Satellites go cellular

Satellites go cellularSteve Bush
A cluster of university satellites to be launched in 2001 may use cellular phone technology to phone home.
The 3 Corners Satellite cluster is three nanosatellites, each weighing less than 10kg, operating together in low-earth orbit
“Most spacecraft use a dedicated radio link,” said professor Stephen Horan, project director at the New Mexico State University, “This will be the first set of satellites to use cellular phone technology to communicate from space.”  
  Individual & Launch configuration
When using a dedicated radio link, he said, “you’re the only one using that frequency while the satellite is over your spot of the Earth. However, you can only communicate with the satellite for five to 10 minutes about four times each day for the same reason.”

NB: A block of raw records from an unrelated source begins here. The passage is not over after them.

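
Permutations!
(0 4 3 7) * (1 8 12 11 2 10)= (0 4 3 7)(1 8 12 11 2 10)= [4, 8, 10, 7, 3, 5, 6, 0, 12, 9, 1, 2, 11]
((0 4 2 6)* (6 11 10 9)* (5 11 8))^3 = ((0 4 2 8 5 11 10 9 6))^3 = (0 8 10)(2 11 6)(4 5 9)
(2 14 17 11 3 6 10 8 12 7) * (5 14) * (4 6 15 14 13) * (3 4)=(2 5 13 3 15 14 17 11 4 6 10 8 12 7)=[0, 1, 5, 15, 6, 13, 10, 2, 12, 9, 8, 4, 7, 3, 17, 14, 16, 11]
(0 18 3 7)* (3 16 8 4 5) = (0 18 16 8 4 5 3 7) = [18, 1, 2, 7, 5, 3, 6, 0, 4, 9, 10, 11, 12, 13, 14, 15, 8, 17, 16]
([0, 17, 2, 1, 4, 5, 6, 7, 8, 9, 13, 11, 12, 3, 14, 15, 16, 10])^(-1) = [0, 3, 2, 13, 4, 5, 6, 7, 8, 9, 17, 11, 12, 10, 14, 15, 16, 1]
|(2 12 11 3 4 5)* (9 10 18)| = |(2 12 11 3 4 5)(9 10 18)| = 6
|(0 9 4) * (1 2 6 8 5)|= 15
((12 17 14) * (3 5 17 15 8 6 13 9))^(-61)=(3 9 13 6 8 15 12 14 17 5)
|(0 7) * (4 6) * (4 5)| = 6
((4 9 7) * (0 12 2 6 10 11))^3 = ((0 12 2 6 10 11)(4 9 7))^3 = (0 6)(2 11)(10 12)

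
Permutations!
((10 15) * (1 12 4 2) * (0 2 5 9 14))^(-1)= (0 14 9 5 4 12 1 2)(10 15)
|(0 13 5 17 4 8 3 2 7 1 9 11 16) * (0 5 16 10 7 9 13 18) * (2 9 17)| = 26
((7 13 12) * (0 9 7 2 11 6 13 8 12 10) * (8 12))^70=((0 9 7 12 2 11 6 13 10))^70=(0 13 11 12 9 10 6 2 7)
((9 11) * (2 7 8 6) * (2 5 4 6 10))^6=(11)(2 8)(7 10)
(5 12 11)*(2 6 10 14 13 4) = (2 6 10 14 13 4)(5 12 11) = [0, 1, 6, 3, 2, 12, 10, 7, 8, 9, 14, 5, 11, 4, 13]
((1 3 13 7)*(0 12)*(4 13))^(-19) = ((0 12)(1 3 4 13 7))^(-19) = (0 12)(1 3 4 13 7)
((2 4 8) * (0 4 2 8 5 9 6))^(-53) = ((0 4 5 9 6))^(-53) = (0 5 6 4 9)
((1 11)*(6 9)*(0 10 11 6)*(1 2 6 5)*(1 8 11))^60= ((0 10 1 5 8 11 2 6 9))^60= (0 2 5)(1 9 11)(6 8 10)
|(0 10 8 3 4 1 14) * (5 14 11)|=|(0 10 8 3 4 1 11 5 14)|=9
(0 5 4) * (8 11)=[5, 1, 2, 3, 0, 4, 6, 7, 11, 9, 10, 8]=(0 5 4)(8 11)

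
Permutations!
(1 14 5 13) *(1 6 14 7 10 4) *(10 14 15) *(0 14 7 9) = (0 14 5 13 6 15 10 4 1 9) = [14, 9, 2, 3, 1, 13, 15, 7, 8, 0, 4, 11, 12, 6, 5, 10]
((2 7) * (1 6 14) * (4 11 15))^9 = (15)(2 7)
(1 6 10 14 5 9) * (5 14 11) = (14)(1 6 10 11 5 9) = [0, 6, 2, 3, 4, 9, 10, 7, 8, 1, 11, 5, 12, 13, 14]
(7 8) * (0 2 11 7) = (0 2 11 7 8) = [2, 1, 11, 3, 4, 5, 6, 8, 0, 9, 10, 7]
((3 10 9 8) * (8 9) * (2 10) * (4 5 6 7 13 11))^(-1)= ((2 10 8 3)(4 5 6 7 13 11))^(-1)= (2 3 8 10)(4 11 13 7 6 5)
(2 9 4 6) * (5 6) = [0, 1, 9, 3, 5, 6, 2, 7, 8, 4] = (2 9 4 5 6)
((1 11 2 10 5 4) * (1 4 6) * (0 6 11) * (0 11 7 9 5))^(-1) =(0 10 2 11 1 6)(5 9 7)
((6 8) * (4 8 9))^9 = (4 8 6 9)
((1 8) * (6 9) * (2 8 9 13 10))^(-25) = ((1 9 6 13 10 2 8))^(-25) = (1 13 8 6 2 9 10)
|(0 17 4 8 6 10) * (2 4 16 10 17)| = 8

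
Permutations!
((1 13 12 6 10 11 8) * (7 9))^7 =(13)(7 9)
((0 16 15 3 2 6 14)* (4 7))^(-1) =(0 14 6 2 3 15 16)(4 7)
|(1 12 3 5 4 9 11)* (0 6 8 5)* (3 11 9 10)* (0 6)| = |(1 12 11)(3 6 8 5 4 10)| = 6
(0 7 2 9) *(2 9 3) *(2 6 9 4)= (0 7 4 2 3 6 9)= [7, 1, 3, 6, 2, 5, 9, 4, 8, 0]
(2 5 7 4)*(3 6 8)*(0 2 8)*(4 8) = [2, 1, 5, 6, 4, 7, 0, 8, 3] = (0 2 5 7 8 3 6)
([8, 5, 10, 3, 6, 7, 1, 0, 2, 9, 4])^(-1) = [7, 6, 8, 3, 10, 1, 4, 5, 0, 9, 2]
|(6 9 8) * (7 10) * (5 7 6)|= 6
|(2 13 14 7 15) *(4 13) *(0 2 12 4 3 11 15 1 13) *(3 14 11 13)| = |(0 2 14 7 1 3 13 11 15 12 4)| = 11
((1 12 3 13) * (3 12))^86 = ((1 3 13))^86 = (1 13 3)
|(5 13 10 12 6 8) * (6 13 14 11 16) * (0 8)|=21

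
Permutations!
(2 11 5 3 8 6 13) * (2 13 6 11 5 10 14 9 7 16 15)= (2 5 3 8 11 10 14 9 7 16 15)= [0, 1, 5, 8, 4, 3, 6, 16, 11, 7, 14, 10, 12, 13, 9, 2, 15]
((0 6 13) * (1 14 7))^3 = (14)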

Service providers, for instance Iridium, are setting up space-based mobile phone networks.
Satellite-based cellular phone technology can transmit at any time to any area covered by a service provider, said Horan. “There’s no guarantee you won’t get a busy signal, but we can make the satellites lighter and less complicated by relying on the phone company to provide the infrastructure and the service.”
He also wants to use existing commercial communication methods like the Internet to communicate with the satellites.
3 Corners satellites will use stereo images of the Earth to determine the heights of clouds. The project is split between universities in New Mexico, Colorado and Arizona and funded by the U.S. Air Force, defence agency DARPA and NASA.